Perhaps that is true. But export trade is not so sensitive to depreciation of local currencies. Inside information indicates that different policy supports such as cheap financing, incentives, and currency depreciation are considered by foreign buyers to calculate the price of their imports. As such, exporters are not so much benefited by currency depreciation.
On the other hand, encouragement of wage remittances by currency depreciation indicates that there exists a shadow market for executing cross border payments. The market can be used for capital flight and other regular payments in case of tight regulations. Until otherwise the shadow market can be kept suppressed, this market will operate at a higher exchange rate. The prescription cannot bring fruitful results in the existence of the shadow market. On the other hand, there is a direct correlation between local currency depreciation and changes in price level.

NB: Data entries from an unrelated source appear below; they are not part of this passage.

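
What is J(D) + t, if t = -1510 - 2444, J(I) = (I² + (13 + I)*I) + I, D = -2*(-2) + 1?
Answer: -3834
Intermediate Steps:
D = 5 (D = 4 + 1 = 5)
J(I) = I + I² + I*(13 + I) (J(I) = (I² + I*(13 + I)) + I = I + I² + I*(13 + I))
t = -3954
J(D) + t = 2*5*(7 + 5) - 3954 = 2*5*12 - 3954 = 120 - 3954 = -3834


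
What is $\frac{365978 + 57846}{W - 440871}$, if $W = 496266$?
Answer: $\frac{423824}{55395} \approx 7.6509$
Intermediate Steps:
$\frac{365978 + 57846}{W - 440871} = \frac{365978 + 57846}{496266 - 440871} = \frac{423824}{55395}$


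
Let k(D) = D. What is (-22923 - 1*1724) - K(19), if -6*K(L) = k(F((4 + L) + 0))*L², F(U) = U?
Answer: -139579/6 ≈ -23263.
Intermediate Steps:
K(L) = -L²*(4 + L)/6 (K(L) = -((4 + L) + 0)*L²/6 = -(4 + L)*L²/6 = -L²*(4 + L)/6)
(-22923 - 1*1724) - K(19) = (-22923 - 1*1724) - 19²*(-4 - 1*19)/6 = (-22923 - 1724) - 361*(-4 - 19)/6 = -24647 - 361*(-23)/6 = -24647 - 1*(-8303/6) = -24647 + 8303/6 = -139579/6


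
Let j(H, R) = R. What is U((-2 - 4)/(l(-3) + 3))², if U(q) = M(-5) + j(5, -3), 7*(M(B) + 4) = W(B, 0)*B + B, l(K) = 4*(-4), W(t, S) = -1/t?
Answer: 3025/49 ≈ 61.735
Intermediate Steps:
l(K) = -16
M(B) = -29/7 + B/7 (M(B) = -4 + ((-1/B)*B + B)/7 = -4 + (-1 + B)/7 = -4 + (-⅐ + B/7) = -29/7 + B/7)
U(q) = -55/7 (U(q) = (-29/7 + (⅐)*(-5)) - 3 = (-29/7 - 5/7) - 3 = -34/7 - 3 = -55/7)
U((-2 - 4)/(l(-3) + 3))² = (-55/7)² = 3025/49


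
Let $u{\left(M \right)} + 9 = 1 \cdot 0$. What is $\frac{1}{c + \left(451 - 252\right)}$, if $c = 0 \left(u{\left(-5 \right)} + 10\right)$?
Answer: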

Depreciation in local currency hits the economy hard, without increasing income levels to all at a reasonable proportion. Dependency on external sectors needs to be continued. It is inevitable. But depreciation of local currency cannot balance the external sector as touted. It needs to be retained at a level in which both parties: Foreign currency earners and payers are in a win-win situation.
Focus needs to be given to increase income from external sources by driving manufacturing products to go abroad and making the country a “destination for services” to the external world. Without looking into text book solutions, practical problems need to be identified for promotion in export of goods and services.
Mehdi Rahman works in the development sector.